Use the $Increment Function for Application Counters
A common operation in online transaction processing systems is generating a series of unique values for use as record numbers or the like. In a typical relational application, this is done by defining a table that contains a “next available” counter value. When the application needs a new identifier, it locks the row containing the counter, increments the counter value, and releases the lock. Even on a single-server system, this becomes a concurrency bottleneck: application processes spend more and more time waiting for the locks on this common counter to be released. In a networked environment, it is even more of a bottleneck at some point.
InterSystems IRIS addresses this by providing the $Increment function, which automatically increments a counter value (stored in a global) without any need of application-level locking. Concurrency for $Increment is built into the InterSystems IRIS database engine as well as ECP, making it very efficient for use in single-server as well as in distributed applications.
Applications built using the default structures provided by InterSystems IRIS objects (or SQL) automatically use $Increment to allocate object identifier values. $Increment is a synchronous operation involving journal synchronization when executed over ECP. For this reason, $Increment over ECP is a relatively slow operation, especially compared to others which may or may not already have data cached (in either the application server database cache or the data server database cache). The impact of this may be even greater in a mirrored environment due to network latency between the failover members.

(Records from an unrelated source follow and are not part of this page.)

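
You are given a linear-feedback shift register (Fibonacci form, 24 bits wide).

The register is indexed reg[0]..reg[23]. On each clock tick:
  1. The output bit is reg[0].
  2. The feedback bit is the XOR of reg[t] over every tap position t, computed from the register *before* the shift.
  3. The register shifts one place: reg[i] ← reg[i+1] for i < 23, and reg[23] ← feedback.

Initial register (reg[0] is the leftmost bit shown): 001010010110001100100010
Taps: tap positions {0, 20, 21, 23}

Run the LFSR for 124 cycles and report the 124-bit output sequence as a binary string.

0010100101100011001000100111111001110011101101010000101011111101011101110001000101111001011101001000111110100101000001111111

tick  register→output (feedback)
  0  001010010110001100100010→0 (0)
  1  010100101100011001000100→0 (1)
  2  101001011000110010001001→1 (1)
  3  010010110001100100010011→0 (1)
  4  100101100011001000100111→1 (1)
  5  001011000110010001001111→0 (1)
  6  010110001100100010011111→0 (1)
  7  101100011001000100111111→1 (0)
  8  011000110010001001111110→0 (0)
  9  110001100100010011111100→1 (1)
 10  100011001000100111111001→1 (1)
 11  000110010001001111110011→0 (1)
 12  001100100010011111100111→0 (0)
 13  011001000100111111001110→0 (0)
 14  110010001001111110011100→1 (1)
 15  100100010011111100111001→1 (1)
 16  001000100111111001110011→0 (1)
 17  010001001111110011100111→0 (0)
 18  100010011111100111001110→1 (1)
 19  000100111111001110011101→0 (1)
 20  001001111110011100111011→0 (0)
 21  010011111100111001110110→0 (1)
 22  100111111001110011101101→1 (0)
 23  001111110011100111011010→0 (1)
 24  011111100111001110110101→0 (0)
 25  111111001110011101101010→1 (0)
 26  111110011100111011010100→1 (0)
 27  111100111001110110101000→1 (0)
 28  111001110011101101010000→1 (1)
 29  110011100111011010100001→1 (0)
 30  100111001110110101000010→1 (1)
 31  001110011101101010000101→0 (0)
 32  011100111011010100001010→0 (1)
 33  111001110110101000010101→1 (1)
 34  110011101101010000101011→1 (1)
 35  100111011010100001010111→1 (1)
 36  001110110101000010101111→0 (1)
 37  011101101010000101011111→0 (1)
 38  111011010100001010111111→1 (0)
 39  110110101000010101111110→1 (1)
 40  101101010000101011111101→1 (0)
 41  011010100001010111111010→0 (1)
 42  110101000010101111110101→1 (1)
 43  101010000101011111101011→1 (1)
 44  010100001010111111010111→0 (0)
 45  101000010101111110101110→1 (1)
 46  010000101011111101011101→0 (1)
 47  100001010111111010111011→1 (1)
 48  000010101111110101110111→0 (0)
 49  000101011111101011101110→0 (0)
 50  001010111111010111011100→0 (0)
 51  010101111110101110111000→0 (1)
 52  101011111101011101110001→1 (0)
 53  010111111010111011100010→0 (0)
 54  101111110101110111000100→1 (0)
 55  011111101011101110001000→0 (1)
 56  111111010111011100010001→1 (0)
 57  111110101110111000100010→1 (1)
 58  111101011101110001000101→1 (1)
 59  111010111011100010001011→1 (1)
 60  110101110111000100010111→1 (1)
 61  101011101110001000101111→1 (0)
 62  010111011100010001011110→0 (0)
 63  101110111000100010111100→1 (1)
 64  011101110001000101111001→0 (0)
 65  111011100010001011110010→1 (1)
 66  110111000100010111100101→1 (1)
 67  101110001000101111001011→1 (1)
 68  011100010001011110010111→0 (0)
 69  111000100010111100101110→1 (1)
 70  110001000101111001011101→1 (0)
 71  100010001011110010111010→1 (0)
 72  000100010111100101110100→0 (1)
 73  001000101111001011101001→0 (0)
 74  010001011110010111010010→0 (0)
 75  100010111100101110100100→1 (0)
 76  000101111001011101001000→0 (1)
 77  001011110010111010010001→0 (1)
 78  010111100101110100100011→0 (1)
 79  101111001011101001000111→1 (1)
 80  011110010111010010001111→0 (1)
 81  111100101110100100011111→1 (0)
 82  111001011101001000111110→1 (1)
 83  110010111010010001111101→1 (0)
 84  100101110100100011111010→1 (0)
 85  001011101001000111110100→0 (1)
 86  010111010010001111101001→0 (0)
 87  101110100100011111010010→1 (1)
 88  011101001000111110100101→0 (0)
 89  111010010001111101001010→1 (0)
 90  110100100011111010010100→1 (0)
 91  101001000111110100101000→1 (0)
 92  010010001111101001010000→0 (0)
 93  100100011111010010100000→1 (1)
 94  001000111110100101000001→0 (1)
 95  010001111101001010000011→0 (1)
 96  100011111010010100000111→1 (1)
 97  000111110100101000001111→0 (1)
 98  001111101001010000011111→0 (1)
 99  011111010010100000111111→0 (1)
100  111110100101000001111111→1 (0)
101  111101001010000011111110→1 (1)
102  111010010100000111111101→1 (0)
103  110100101000001111111010→1 (0)
104  101001010000011111110100→1 (0)
105  010010100000111111101000→0 (1)
106  100101000001111111010001→1 (0)
107  001010000011111110100010→0 (0)
108  010100000111111101000100→0 (1)
109  101000001111111010001001→1 (1)
110  010000011111110100010011→0 (1)
111  100000111111101000100111→1 (1)
112  000001111111010001001111→0 (1)
113  000011111110100010011111→0 (1)
114  000111111101000100111111→0 (1)
115  001111111010001001111111→0 (1)
116  011111110100010011111111→0 (1)
117  111111101000100111111111→1 (0)
118  111111010001001111111110→1 (1)
119  111110100010011111111101→1 (0)
120  111101000100111111111010→1 (0)
121  111010001001111111110100→1 (0)
122  110100010011111111101000→1 (0)
123  101000100111111111010000→1 (1)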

For this reason, it may be useful to redesign an application to replace $Increment with the $Sequence function, which automatically assigns batches of new values to each process on each application server, involving the data server only when a new batch of values is needed. (This approach cannot be used, however, when consecutive application counter values are required.) $Sequence can also be used in combination with $Increment.
ECP-related Errors
There are several runtime errors that can occur on a system using ECP. An ECP-related error may occur immediately after a command is executed or, in the case of commands that are asynchronous in nature, such as Kill, the error occurs a short time after the command completes.
<NETWORK> Errors
A <NETWORK> error indicates an error that could not be handled by the normal ECP recovery mechanism.
In an application, it is always acceptable to halt a process or roll back any pending work whenever a <NETWORK> error is received. Some <NETWORK> errors are essentially fatal error conditions. Others indicate a temporary condition that might clear up soon; however, the expected programming practice is to always roll back any pending work in response to a <NETWORK> error and start the current transaction over from the beginning.
A <NETWORK> error on a get-type request such as $Data or $Order can often be retried manually rather than simply rolling back the transaction immediately. ECP tries to avoid giving a <NETWORK> error that would lose data, but gives an error more freely for requests that are read-only.
Rollback Only Condition
The application-side rollback-only condition occurs when the data server detects a network failure during a transaction initiated by the application server and enters a state in which all network requests are met with errors until the transaction is rolled back.